On that day President Roosevelt spoke forcefully and eloquently about a greater meaning and higher purpose in postwar America, other than the questions of war and security that still occupied his citizens’ lives. Perhaps he meant to give the people a final gift, a follow-up to the Social Security Act of ten years earlier, one that would assure even more his own place in history as being not only a war president but a president for all the people, in particular for all those most in need of Federal government largesse, or so it seemed.
The President proposed on that day an economic (as opposed to political) bill or rights. His words would become a part of the national conscience, most people since then probably agreeing that jobs, education, health care and such should be, to some degree, the responsibility of government. In particular, and on each occasion to a greater or lesser degree, what he proposed would be a part of future Democratic Party platforms.
Here is what the President proposed:
1. The right to a useful and remunerative job in the industries or shops or farms or mines of the nation.
2. The right to earn enough to provide adequate food and clothing and recreation.
3. The right of every farmer to raise and sell his products at a return which will give him and his family a decent living.
4. The right of every businessman, large and small, to trade in an atmosphere of freedom from unfair competition and domination by monopolies at home and abroad.
5. The right of every family to a decent home.
6. The right to adequate medical care and the opportunity to achieve and enjoy good health.
7. The right to adequate protection from the economic fears of old age, sickness, accidents and unemployment.
8. The right to a good education.”
In one fell swoop the rights of the Founding Fathers became in President Roosevelt’s rendering entitlements, although he didn’t use that word. Jobs, homes, food and clothing, medical care, education, it all became, or would become the Federal government’s responsibility to provide.
But of course, and here’s the rub, unlike the political rights of the Bill of Rights that cost the government little or nothing, the economic rights were clearly going to cost, and as it now seems, more than the country could ever afford.
And who would have to pay the cost other than the tax payers? China? In the last few years we have been borrowing more and more from China. Our own children? We are leaving on them much of our present debt in the form of future obligations that will one day have to be met by them and their children.
We already know that we can’t pay for all that we have promised. In fact we will probably have to take back some of what I’ll call Roosevelt’s parting gift to the people. And what is even worse, in spite of all that we have done so far, in spite of running up a huge debt to pay for wars and entitlements, we have little to show for it. We are now burdened with high jobless rates, failing inner city public schools, mediocre and often unsatisfactory delivery of health care.

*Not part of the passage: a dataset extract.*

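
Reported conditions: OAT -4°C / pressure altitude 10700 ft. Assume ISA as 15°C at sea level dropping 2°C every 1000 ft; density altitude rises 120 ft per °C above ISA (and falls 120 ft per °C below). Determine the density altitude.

10988 ft

ISA temperature at 10700 ft = 15 − 2 × (10700/1000) = -6.4°C.
ISA deviation = -4 − (-6.4) = +2.4°C.
Density altitude = 10700 + 120 × (2.4) = 10700 + (+288) = 10988 ft.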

Rights, meaning according to Thomas Jefferson, the freedom of individuals to pursue life, liberty, and property (“the pursuit of happiness”), the freedom to work hard and by one’s work to earn the very things that Roosevelt spoke of as being necessary to one’s well being. These things, that first Roosevelt and then the Democratic and also Republican politicians would make entitlements owed to the people, should have been presented from the beginning as being available only to individuals who were willing to work for them.
And this is the situation we have today. Too many people see themselves as being owed things that should only have been theirs by their having earned them.
And at the present time neither the Democratic nor the Republican members of Congress are going to risk their own positions by taking back the earlier gifts made to their constituents. The real battle now going on in Congress is not over their doing the right thing (that which in any case they are afraid of doing), but over their not being caught doing nothing at all.